Methodik: Hepatocyte like cells (HLCs) were generated from five FAP patients using induced pluripotent stem cells (iPSC). Patients had different TTR mutations (Val30Met, Gly47Ala, Arg34Thr) and showed different phenotypes. Differentiation toward HLCs was achieved using a 3-step in-house protocol with a total cultivation time of 14 days. HLCs were characterized by analysis of typical hepatic markers via RT-PCR, immunocytochemistry, flow cytometry, and functional activity. To assess TTR gene silencing, IONIS- TTR_Rx and ALN-TTR-02 were introduced into HLCs via transfection.

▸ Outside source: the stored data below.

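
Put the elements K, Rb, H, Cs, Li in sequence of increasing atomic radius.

H is in period 1, group 1; Li is in period 2, group 1; K is in period 4, group 1; Rb is in period 5, group 1; Cs is in period 6, group 1.
Across a period the added protons contract the valence shell; down a group each new principal shell makes the atom larger.
All are in group 1, so atomic radius increases down the group.
So from smallest to largest: H < Li < K < Rb < Cs.

H < Li < K < Rb < Cs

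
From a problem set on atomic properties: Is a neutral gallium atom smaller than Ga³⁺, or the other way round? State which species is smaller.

Ga³⁺

Forming Ga³⁺ removes 3 electrons from Ga. Fewer electrons for the same nuclear charge means less shielding and a higher Z_eff on the remaining electrons, and for main-group metals the entire outer shell is lost.
A cation is smaller than its parent atom: Ga³⁺ < Ga.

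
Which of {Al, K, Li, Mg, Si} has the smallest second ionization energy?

Mg

The second ionization energy removes an electron from the +1 ion. For each element: Al⁺ still has 2 valence electrons; K⁺ is the bare [Ar] core; Li⁺ is the bare [He] core; Mg⁺ still has 1 valence electron; Si⁺ still has 3 valence electrons.
Breaking into a closed-shell core is much more expensive than removing a leftover valence electron — K and Li have the largest IE_2 here.
Valence configurations: Al⁺ [Ne]3s², Mg⁺ [Ne]3s¹, Si⁺ [Ne]3s²3p¹.
Si⁺ loses a lone 3p electron whereas Al⁺ must break into a filled 3s² pair, so IE_2(Al) > IE_2(Si) even though Si has the higher nuclear charge.
Approximate IE_2 values (kJ/mol): Al 1817, K 3052, Li 7298, Mg 1451, Si 1577.
Overall IE_2 order: Mg < Si < Al < K < Li.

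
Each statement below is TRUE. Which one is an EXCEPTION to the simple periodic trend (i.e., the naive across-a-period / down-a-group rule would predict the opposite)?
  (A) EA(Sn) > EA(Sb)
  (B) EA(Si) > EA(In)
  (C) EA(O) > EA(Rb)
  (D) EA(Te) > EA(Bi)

The general trend: electron affinity increases across a period and decreases down a group.
(A) Sn (period 5, group 14) vs Sb (period 5, group 15): the stated order contradicts the simple trend.
(B) Si (period 3, group 14) vs In (period 5, group 13): the stated order agrees with the simple trend.
(C) O (period 2, group 16) vs Rb (period 5, group 1): the stated order agrees with the simple trend.
(D) Te (period 5, group 16) vs Bi (period 6, group 15): the stated order agrees with the simple trend.
The exception is (A): adding an electron to Sb's half-filled 5p³ is unfavourable, so Sn has the more exothermic EA.

(A)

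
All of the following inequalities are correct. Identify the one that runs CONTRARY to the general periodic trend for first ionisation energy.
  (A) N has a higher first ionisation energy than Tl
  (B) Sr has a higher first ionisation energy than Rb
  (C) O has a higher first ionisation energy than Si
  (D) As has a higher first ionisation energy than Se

(D)

The general trend: first ionisation energy increases across a period and decreases down a group.
(A) N (period 2, group 15) vs Tl (period 6, group 13): the stated order agrees with the simple trend.
(B) Sr (period 5, group 2) vs Rb (period 5, group 1): the stated order agrees with the simple trend.
(C) O (period 2, group 16) vs Si (period 3, group 14): the stated order agrees with the simple trend.
(D) As (period 4, group 15) vs Se (period 4, group 16): the stated order contradicts the simple trend.
The exception is (D): Se (4p⁴) ionizes more easily than half-filled As (4p³).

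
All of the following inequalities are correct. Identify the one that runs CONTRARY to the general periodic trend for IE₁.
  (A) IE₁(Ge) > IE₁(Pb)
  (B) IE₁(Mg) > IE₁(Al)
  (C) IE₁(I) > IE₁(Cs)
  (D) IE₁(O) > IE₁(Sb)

(B)

The general trend: IE₁ increases across a period and decreases down a group.
(A) Ge (period 4, group 14) vs Pb (period 6, group 14): the stated order agrees with the simple trend.
(B) Mg (period 3, group 2) vs Al (period 3, group 13): the stated order contradicts the simple trend.
(C) I (period 5, group 17) vs Cs (period 6, group 1): the stated order agrees with the simple trend.
(D) O (period 2, group 16) vs Sb (period 5, group 15): the stated order agrees with the simple trend.
The exception is (B): Al's single 3p electron is easier to remove than one from Mg's filled 3s².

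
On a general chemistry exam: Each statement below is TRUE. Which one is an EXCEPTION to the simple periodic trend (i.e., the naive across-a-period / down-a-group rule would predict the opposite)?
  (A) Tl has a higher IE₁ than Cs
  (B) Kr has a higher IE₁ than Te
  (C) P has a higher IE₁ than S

(C)

The general trend: IE₁ increases across a period and decreases down a group.
(A) Tl (period 6, group 13) vs Cs (period 6, group 1): the stated order agrees with the simple trend.
(B) Kr (period 4, group 18) vs Te (period 5, group 16): the stated order agrees with the simple trend.
(C) P (period 3, group 15) vs S (period 3, group 16): the stated order contradicts the simple trend.
The exception is (C): S (3p⁴) ionizes more easily than half-filled P (3p³) because the paired 3p electron in S is pushed out by e⁻–e⁻ repulsion.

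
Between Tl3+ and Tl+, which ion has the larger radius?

Tl+

Both ions have Z = 81 protons, but Tl3+ has lost more electrons, so its remaining electrons feel a larger effective nuclear charge per electron and are pulled in more tightly.
Higher positive charge → smaller ion, so Tl+ > Tl3+.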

Ergebnis: HLCs of FAP patients could be obtained that showed typical markers of human hepatocytes. TTR mRNA expression was almost equal to human hepatic cells. A significant downregulation (> 80%) of TTR mRNA was induced in HLCs by both therapeutic oligonucleotides. TTR protein present in the cell culture supernatant of HLCs was similarly downregulated by both oligonucleotides as determined by ELISA and Western blot analysis. Gene expression of other hepatic markers were not affected by the therapeutic oligonucleotides.

Schlussfolgerung: IONIS- TTR_Rx and ALN-TTR-02 were shown to be highly efficient in downregulation of TTR in human hepatic like cells obtained from FAP patients. The use of patient-specific cells derived from induced pluripotent stem cells represents an excellent approach to molecularly assess the efficacy and specificity of novel compounds in target cells that have the individual genetic background of patients.